Henry David Thoreau once said, “The question is not what you look at, but what you see”. For me, as long as I’ve known this quote, and it’s been a while, I’ve always thought it to be a very astute observation as it relates to how we perceive photographically.
A couple of years ago, I was thinking about an assignment I had been giving to my online students with the BPSOP and in my “Stretching Your Frame of Mind” workshop I conduct around the planet. I was (and still do) assigning a letter and a color to each person and telling them to go out and find and photograph them….hopefully, but not necessarily, in the same photo. They needed to find their color and letter as they appear naturally in reality. In my explanation to whatever class I was in at the time (or in now), as to why I always give this assignment, Thoreau’s quote has always been in the back of my brain, and the point of the assignment was for my student’s to go out and focus their eyes and mind and begin to what I’ve always referred to as, “seeing past first impressions”. I realized that I was giving the same message as Thoreau, but just wording it differently.
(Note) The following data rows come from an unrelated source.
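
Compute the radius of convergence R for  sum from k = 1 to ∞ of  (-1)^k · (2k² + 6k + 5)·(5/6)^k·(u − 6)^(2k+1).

The ratio of consecutive coefficients is [(2(k+1)² + 6(k+1) + 5)/(2k² + 6k + 5)] · 5/6 → 5/6.
Successive powers of (u − 6) differ by 2, so the series converges when |u − 6|² · 5/6 < 1, i.e. |u − 6| < √(6/5). So R = √30/5.

R = √30/5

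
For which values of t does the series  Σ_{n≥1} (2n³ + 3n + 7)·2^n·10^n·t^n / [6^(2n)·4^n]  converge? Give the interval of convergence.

The ratio of consecutive coefficients is [(2(n+1)³ + 3(n+1) + 7)/(2n³ + 3n + 7)] · 2·10/(36·4) → 5/36.
The series converges when 5/36 · |t| < 1, giving R = 36/5.
At t = 36/5: the terms do not tend to 0, so the series diverges.
Check t = -36/5: the terms do not tend to 0, so the series diverges.

(-36/5, 36/5)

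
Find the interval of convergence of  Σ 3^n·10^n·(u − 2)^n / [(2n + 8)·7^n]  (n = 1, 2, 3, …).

Apply the ratio test: |a_{n+1}| / |a_n| = [(2n + 8)/(2(n+1) + 8)] · 3·10/7, which tends to 30/7 as n → ∞.
The series converges when 30/7 · |u − 2| < 1, giving R = 7/30.
Endpoint u = 67/30: the terms are asymptotic to a nonzero constant times 1/n, so the series diverges by limit comparison with Σ 1/n.
When u = 53/30, the terms alternate in sign and decrease monotonically to 0 in absolute value (size ~ c/n), so the alternating series test gives convergence.

[53/30, 67/30)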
It was an Epiphany!!! For one brief moment in time, I actually thought Henry David Thoreau and I just might be on the same wavelength. Here was a man that not only came up with this quote sometime between 1817 and 1862 when he died, but the author of Civil Disobedience. He was just slightly ahead of his time!!!
I’m always impressed with some of the letters and colors my students find or come up with, so I wanted to share several with you from my BPSOP’s classes. In each of these examples, both the letter and their color are in the same photo. It has proven to be a great exercise in taking my student’s photos “Up a Notch”. In the above photo, Macadore was also working on another of my assignments, the silhouette. I’m thinking she scored a “home run”…how about you?